Artificial Intelligence & Machine Learning , Next-Generation Technologies & Secure Development
Custom Silicon Advances Firm's Push Toward a Full AI Stack • June 24, 2026
OpenAI took its first step towards becoming a full-stack, end-to-end artificial intelligence company after it announced its first inference chip, Jalapeño.
See Also: Accelerate Vector Search for enterprise-scale AI with Elastic and NVIDIA
The company developed Jalapeño in partnership with Broadcom and Canadian electronics manufacturer Celestica. OpenAI will mostly use Jalapeño for model responses and actions rather than training large language models, for which it uses Nvidia chips and GPUs. Inference chips tend to use less energy than training chips and often run faster.
In a blog post, OpenAI said Jalapeño is built "for modern LLM inference, not a general purpose accelerator adapted from earlier AI workloads." While Jalapeño will be deployed mostly for current and future AI models, much of its design was informed by how OpenAI's models and products work.
"The goal is to combine the power and throughput of today's leading AI accelerators with latency closer to the fastest specialized inference systems, making Jalapeño well-suited for interactive LLM products at scale," OpenAI said.
OpenAI plans to offer the chip to data center partners this year, though the timeline is unclear.

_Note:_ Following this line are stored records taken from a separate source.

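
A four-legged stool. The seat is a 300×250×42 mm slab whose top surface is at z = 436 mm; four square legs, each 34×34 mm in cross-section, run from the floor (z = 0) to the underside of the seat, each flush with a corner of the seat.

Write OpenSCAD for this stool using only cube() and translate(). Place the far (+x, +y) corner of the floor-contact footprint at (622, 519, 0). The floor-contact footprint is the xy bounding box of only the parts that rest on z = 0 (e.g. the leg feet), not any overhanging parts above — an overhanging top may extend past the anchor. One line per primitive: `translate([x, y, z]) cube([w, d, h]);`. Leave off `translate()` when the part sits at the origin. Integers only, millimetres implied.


// leg_h = 436 - 42 = 394
translate([322, 269, 394]) cube([300, 250, 42]);
translate([322, 269, 0]) cube([34, 34, 394]);
translate([588, 269, 0]) cube([34, 34, 394]);
translate([322, 485, 0]) cube([34, 34, 394]);
translate([588, 485, 0]) cube([34, 34, 394]);


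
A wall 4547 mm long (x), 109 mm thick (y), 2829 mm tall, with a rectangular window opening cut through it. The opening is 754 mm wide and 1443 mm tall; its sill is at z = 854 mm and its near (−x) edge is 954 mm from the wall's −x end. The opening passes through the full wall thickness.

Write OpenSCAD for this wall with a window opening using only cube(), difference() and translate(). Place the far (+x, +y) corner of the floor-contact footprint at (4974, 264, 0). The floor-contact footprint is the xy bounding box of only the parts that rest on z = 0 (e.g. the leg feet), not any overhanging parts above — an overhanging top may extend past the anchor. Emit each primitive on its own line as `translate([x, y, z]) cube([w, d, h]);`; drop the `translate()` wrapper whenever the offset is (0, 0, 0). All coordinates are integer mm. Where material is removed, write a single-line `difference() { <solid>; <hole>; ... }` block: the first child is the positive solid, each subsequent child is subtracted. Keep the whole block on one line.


difference() { translate([427, 155, 0]) cube([4547, 109, 2829]); translate([1381, 155, 854]) cube([754, 109, 1443]); }


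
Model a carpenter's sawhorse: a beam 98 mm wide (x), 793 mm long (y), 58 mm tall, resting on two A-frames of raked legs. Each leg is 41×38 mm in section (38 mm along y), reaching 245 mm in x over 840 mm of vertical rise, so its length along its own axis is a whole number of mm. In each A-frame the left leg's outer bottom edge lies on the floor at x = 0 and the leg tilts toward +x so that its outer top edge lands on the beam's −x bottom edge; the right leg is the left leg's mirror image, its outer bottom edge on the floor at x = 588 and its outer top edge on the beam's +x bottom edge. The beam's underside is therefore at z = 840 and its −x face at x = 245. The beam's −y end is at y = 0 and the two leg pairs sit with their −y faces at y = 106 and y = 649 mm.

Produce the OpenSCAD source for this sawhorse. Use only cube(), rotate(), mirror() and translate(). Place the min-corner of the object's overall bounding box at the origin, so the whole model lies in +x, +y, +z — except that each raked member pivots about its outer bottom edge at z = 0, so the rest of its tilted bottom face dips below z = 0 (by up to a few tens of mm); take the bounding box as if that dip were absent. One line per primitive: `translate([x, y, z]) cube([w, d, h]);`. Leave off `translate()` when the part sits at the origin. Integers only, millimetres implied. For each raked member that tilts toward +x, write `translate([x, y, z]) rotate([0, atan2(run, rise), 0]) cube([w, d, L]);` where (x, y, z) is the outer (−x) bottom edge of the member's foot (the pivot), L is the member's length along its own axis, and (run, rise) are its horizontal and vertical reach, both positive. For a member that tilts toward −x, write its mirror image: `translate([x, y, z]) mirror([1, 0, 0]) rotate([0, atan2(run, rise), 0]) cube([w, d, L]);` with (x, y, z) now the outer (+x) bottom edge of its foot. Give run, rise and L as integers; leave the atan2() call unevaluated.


translate([245, 0, 840]) cube([98, 793, 58]);
translate([0, 106, 0]) rotate([0, atan2(245, 840), 0]) cube([41, 38, 875]);
translate([588, 106, 0]) mirror([1, 0, 0]) rotate([0, atan2(245, 840), 0]) cube([41, 38, 875]);
translate([0, 649, 0]) rotate([0, atan2(245, 840), 0]) cube([41, 38, 875]);
translate([588, 649, 0]) mirror([1, 0, 0]) rotate([0, atan2(245, 840), 0]) cube([41, 38, 875]);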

The inference space accelerated in the past few years as established companies like AMD, Intel, Google and AWS began designing silicon specifically for inferencing tasks. Investment in smaller competitors such as SambaNova and Groq also grew. Making any chip is difficult, but inferencing handles a narrower, more predictable computational workload than a chip focused on training.
Jalapeño already runs workloads at "production target frequency and power," including GPT-5.3-Codex-Spark. OpenAI said it's still measuring the chip's performance metrics, but early tests showed it delivers "better than the current state of the art." The company explained that one reason for its strong performance is the chip's architecture, which reduces data movement and balances computing.

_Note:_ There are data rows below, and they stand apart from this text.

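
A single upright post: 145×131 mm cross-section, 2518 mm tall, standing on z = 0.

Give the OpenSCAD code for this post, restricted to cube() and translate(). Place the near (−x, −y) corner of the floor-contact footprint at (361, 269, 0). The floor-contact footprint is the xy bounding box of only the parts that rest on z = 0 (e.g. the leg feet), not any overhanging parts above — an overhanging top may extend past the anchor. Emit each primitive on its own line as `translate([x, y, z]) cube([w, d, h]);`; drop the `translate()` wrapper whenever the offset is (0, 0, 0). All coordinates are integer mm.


translate([361, 269, 0]) cube([145, 131, 2518]);


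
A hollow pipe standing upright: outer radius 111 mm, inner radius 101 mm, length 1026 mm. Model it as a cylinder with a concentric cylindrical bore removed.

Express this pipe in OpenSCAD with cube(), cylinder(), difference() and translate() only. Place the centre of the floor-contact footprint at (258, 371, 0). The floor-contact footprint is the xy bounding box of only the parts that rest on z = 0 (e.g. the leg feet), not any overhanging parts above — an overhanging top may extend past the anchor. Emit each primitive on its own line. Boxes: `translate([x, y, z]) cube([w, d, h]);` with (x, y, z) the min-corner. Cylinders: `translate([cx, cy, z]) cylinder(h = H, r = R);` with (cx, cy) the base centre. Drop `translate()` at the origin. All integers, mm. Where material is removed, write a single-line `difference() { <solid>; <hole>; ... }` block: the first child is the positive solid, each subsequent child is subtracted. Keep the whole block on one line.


difference() { translate([258, 371, 0]) cylinder(h = 1026, r = 111); translate([258, 371, 0]) cylinder(h = 1026, r = 101); }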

The AI company's first chip "was designed from the ground up for LLM inference using detailed insights from our close collaboration with OpenAI researchers," said OpenAI hardware lead Richard Ho in the blog post. "We optimized the architecture around the kernels, memory movement, networking and serving patterns that matter most for frontier AI models. Based on early testing, Jalapeño will efficiently execute our most important workloads close to the hardware's theoretical limits."
The biggest impact Jalapeño has on OpenAI is the ability to move away from third-party inference chips. While its dependence on Nvidia GPUs to train its AI models is likely to continue, OpenAI can begin lessening its reliance on Nvidia or Google for inference tasks. OpenAI has used a mix of different inference silicon over the years, inking deals with Nvidia, AMD and Google's tensor processing units to further refine its models, agents and platforms.
OpenAI calls this the full-stack advantage. Should the chips become a product success, it will have greater control over costs, potentially lowering the cost of model development. OpenAI's Stargate project, a network of data centers across Texas, New Mexico and the Midwest, will also give the company more control over this area of the AI stack.
OpenAI seizing more control over its tech stack won't automatically mean lower costs for end users. Vertical integration does equate to less vendor dependence, but it requires significant upfront capital expenditures without a guarantee of a return. OpenAI has already raised a lot of money and filed the necessary forms to go public, just to fund many of its infrastructure projects. Other companies that are more vertically integrated, such as Google - which makes its own chips, develops models, runs its own data centers, hosts its services in the cloud and has a built-in distribution system for its products - still price their LLMs at a premium.